Manawatu Standard

Bloody pants key evidence in trial

- Jono Galuszka

Pants found hanging on a corrugated iron fence has been touted as the key evidence linking a man to a dairy robbery.

But the man’s lawyer says police are trying to unreasonab­ly connect him to the crime.

The trial of Shaquille Michael Hepi is drawing to a close in the Palmerston North District Court, with the lawyers giving their closing addresses yesterday.

Hepi is accused of robbing the Trenton Minimarket in Palmerston North on June 13, 2017.

The dairy was robbed by a man wearing two hoods and sunglasses, who took $300 cash and six packets of Club cigarettes – two each of red, blue and menthol varieties.

The offender ran down various side streets, and a pair of trackpants were found on a fence on a vacant lot where the offender was seen seemingly hiding.

In his closing, Crown prosecutor Joshua Harvey said the pants were ‘‘one of the key issues in the trial’’, because Hepi’s DNA was in a bloodstain on the inside pocket of the pants.

The blood did not have to get on the pants that night to show they were Hepi’s, Harvey said.

‘‘You don’t tend to own pants with someone else’s blood on them.’’

Hepi’s story did not match up to the official timeline verified by security camera footage and contained mistruths, Harvey said.

‘‘This was calculated, this was deliberate and this was well planned.’’

But defence lawyer Paul Murray said police had been ‘‘myopic’’ in its pursuit of Hepi.

Items at Hepi’s home were similar to those used by the robber. These, such as black-andwhite trainers and a kitchen knife, were also very generic, Murray said.

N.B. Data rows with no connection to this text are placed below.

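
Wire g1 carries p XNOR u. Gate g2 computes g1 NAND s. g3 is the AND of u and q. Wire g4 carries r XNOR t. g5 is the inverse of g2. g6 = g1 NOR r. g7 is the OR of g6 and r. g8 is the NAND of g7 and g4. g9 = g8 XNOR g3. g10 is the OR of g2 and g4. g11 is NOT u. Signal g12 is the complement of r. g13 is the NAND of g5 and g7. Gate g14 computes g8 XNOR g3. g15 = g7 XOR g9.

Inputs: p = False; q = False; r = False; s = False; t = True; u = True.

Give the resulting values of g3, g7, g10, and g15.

g3 = False, g7 = True, g10 = True, g15 = True

g1 = p XNOR u = False XNOR True = False
g2 = g1 NAND s = False NAND False = True
g3 = u AND q = True AND False = False
g4 = r XNOR t = False XNOR True = False
g6 = g1 NOR r = False NOR False = True
g7 = g6 OR r = True OR False = True
g8 = g7 NAND g4 = True NAND False = True
g9 = g8 XNOR g3 = True XNOR False = False
g10 = g2 OR g4 = True OR False = True
g15 = g7 XOR g9 = True XOR False = True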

Police also found a vest at Hepi’s house similar to the one the robber is pictured wearing on the dairy security camera footage, but Murray said it had distinct difference­s to the collar.

Furthermor­e, other items of interest – a glove and sunglasses the robber wore, and the stolen items – were not at Hepi’s house when it was searched a month after the robbery.

‘‘[The police are] trying to pull and massage what they find to what they have on the [security camera] footage,’’ Murray said.